Driving even further north, you’ll find the Currituck Beach Lighthouse located in historic Corolla Village. It was constructed using the same design plans as Bodie Island. One million red bricks were used to construct this beacon that is situated at on the grounds of Historic Corolla Park. Open to climbing, this lighthouse has 220 steps.

The 20-second flash cycle of the Currituck Beach Lighthouse includes a three seconds on and 17 seconds off.

Marshes Lighthouse, Manteo

There are two lighthouses on the Outer Banks that are not open for climbing, but offer as much of a draw to visitors. The Ocracoke Light Station, located on the south side of Silver Lake on Lighthouse Road, was built in 1823 and stands at 75 feet. There is limited, 15-minute parking.  A narrow pathway takes visitors past the keeper’s quarters and to a fence at the foot of the lighthouse.
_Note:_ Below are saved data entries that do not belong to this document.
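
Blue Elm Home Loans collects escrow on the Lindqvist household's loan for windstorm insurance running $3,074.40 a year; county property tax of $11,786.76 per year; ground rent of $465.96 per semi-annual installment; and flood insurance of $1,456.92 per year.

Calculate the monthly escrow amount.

Windstorm insurance: $3,074.40 annually
County property tax: $11,786.76 annually
Ground rent: $465.96 × 2 = $931.92 annually
Flood insurance: $1,456.92 annually
Total per year = $17,250.00
Monthly = $17,250.00 / 12 = $1,437.50

$1,437.50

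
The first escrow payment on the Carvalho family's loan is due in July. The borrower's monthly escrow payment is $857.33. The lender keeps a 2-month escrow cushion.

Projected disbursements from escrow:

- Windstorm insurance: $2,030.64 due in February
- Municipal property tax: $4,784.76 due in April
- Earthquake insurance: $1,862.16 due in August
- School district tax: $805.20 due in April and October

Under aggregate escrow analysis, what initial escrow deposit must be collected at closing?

$3,429.32

Cushion = 2 × $857.33 = $1,714.66
Trial balance (start $0, +$857.33 each month, − disbursements):
  Jul: +$857.33 → $857.33
  Aug: +$857.33 − $1,862.16 → -$147.50
  Sep: +$857.33 → $709.83
  Oct: +$857.33 − $805.20 → $761.96
  Nov: +$857.33 → $1,619.29
  Dec: +$857.33 → $2,476.62
  Jan: +$857.33 → $3,333.95
  Feb: +$857.33 − $2,030.64 → $2,160.64
  Mar: +$857.33 → $3,017.97
  Apr: +$857.33 − $5,589.96 → -$1,714.66
  May: +$857.33 → -$857.33
  Jun: +$857.33 → $0.00
Lowest trial balance = -$1,714.66 (Apr)
Initial deposit = cushion − low point = $1,714.66 − (-$1,714.66) = $3,429.32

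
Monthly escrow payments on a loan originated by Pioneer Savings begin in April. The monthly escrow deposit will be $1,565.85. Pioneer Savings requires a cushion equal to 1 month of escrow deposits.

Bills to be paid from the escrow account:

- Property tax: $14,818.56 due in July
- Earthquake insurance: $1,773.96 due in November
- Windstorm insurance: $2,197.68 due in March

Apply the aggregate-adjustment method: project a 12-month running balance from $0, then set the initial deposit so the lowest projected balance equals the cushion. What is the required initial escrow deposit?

Cushion = 1 × $1,565.85 = $1,565.85
Trial balance (start $0, +$1,565.85 each month, − disbursements):
  Apr: +$1,565.85 → $1,565.85
  May: +$1,565.85 → $3,131.70
  Jun: +$1,565.85 → $4,697.55
  Jul: +$1,565.85 − $14,818.56 → -$8,555.16
  Aug: +$1,565.85 → -$6,989.31
  Sep: +$1,565.85 → -$5,423.46
  Oct: +$1,565.85 → -$3,857.61
  Nov: +$1,565.85 − $1,773.96 → -$4,065.72
  Dec: +$1,565.85 → -$2,499.87
  Jan: +$1,565.85 → -$934.02
  Feb: +$1,565.85 → $631.83
  Mar: +$1,565.85 − $2,197.68 → $0.00
Lowest trial balance = -$8,555.16 (Jul)
Initial deposit = cushion − low point = $1,565.85 − (-$8,555.16) = $10,121.01

$10,121.01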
The beehive shaped 4th order Frensel lens gives off a fixed continuous light from dusk to dawn, and the windows of the lantern room have a unique diagonal astragal design.
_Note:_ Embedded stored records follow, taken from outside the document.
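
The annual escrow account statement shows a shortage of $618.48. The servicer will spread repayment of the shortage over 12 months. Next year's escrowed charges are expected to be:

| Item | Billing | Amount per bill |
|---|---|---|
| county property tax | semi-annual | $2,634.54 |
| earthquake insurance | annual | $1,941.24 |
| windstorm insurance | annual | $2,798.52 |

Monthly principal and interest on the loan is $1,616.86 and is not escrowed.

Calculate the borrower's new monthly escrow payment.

$885.61

County property tax: $2,634.54 × 2 = $5,269.08 annually
Earthquake insurance: $1,941.24 annually
Windstorm insurance: $2,798.52 annually
Total annual escrow = $5,269.08 + $1,941.24 + $2,798.52 = $10,008.84
Base monthly escrow = $10,008.84 ÷ 12 = $834.07
Monthly shortage recovery: $618.48 ÷ 12 = $51.54
Adjusted monthly = $834.07 + $51.54 = $885.61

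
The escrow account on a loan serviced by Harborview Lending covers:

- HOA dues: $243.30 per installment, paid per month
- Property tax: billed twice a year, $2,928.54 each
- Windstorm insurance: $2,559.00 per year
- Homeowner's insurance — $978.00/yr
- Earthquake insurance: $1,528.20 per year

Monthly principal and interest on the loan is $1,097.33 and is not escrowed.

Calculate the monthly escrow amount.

HOA dues: $243.30 × 12 = $2,919.60
Property tax: $2,928.54 × 2 = $5,857.08
Windstorm insurance: $2,559.00
Homeowner's insurance: $978.00
Earthquake insurance: $1,528.20
Combined annual = $2,919.60 + $5,857.08 + $2,559.00 + $978.00 + $1,528.20 = $13,841.88
Monthly escrow = $13,841.88 ÷ 12 = $1,153.49

$1,153.49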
The Town of Manteo dedicated the Roanoke Marshes Lighthouse in the fall of 2004. The lighthouse, located on the Manteo waterfront, is a replica of the square cottage-style screw pile lighthouse that once stood at the southern entrance to the Croatan Sound, near Wanchese. The nearby Roanoke Island Maritime Museum has a permanent exhibit    on the lighthouse’s history.

If you climb (Bodie Island or Cape Hatteras lighthouses):

  • Climbers must be at least 42 inches tall and able to climb independently.
  • Children 11 years or younger must be accompanied by an adult who is at least 16 years of age.
  • No person may be lifted or carried.
  • Running, jumping or stomping on the stairs and landings are prohibited.
  • No eating or drinking other than water.
  • No pets allowed.
  • Shoes are required.
  • Lighthouses may close at any time due to weather conditions.
  • At Bodie Island, each climber must weight less than 260 pounds and only one person is allowed on each flight of stairs at a time.

If you climb Currituck Beach Lighthouse:

  • Children 12 and under must be accompanied by an adult.
  • A waiver must be signed for unaccompanied children ages 13 to 17.

Note: Climbs can be strenuous. There is no air-conditioning or elevators in the lighthouses. Climbs can be noisy, as well as hot and humid. Visitors with medical conditions should use their own discretion when deciding whether to climb.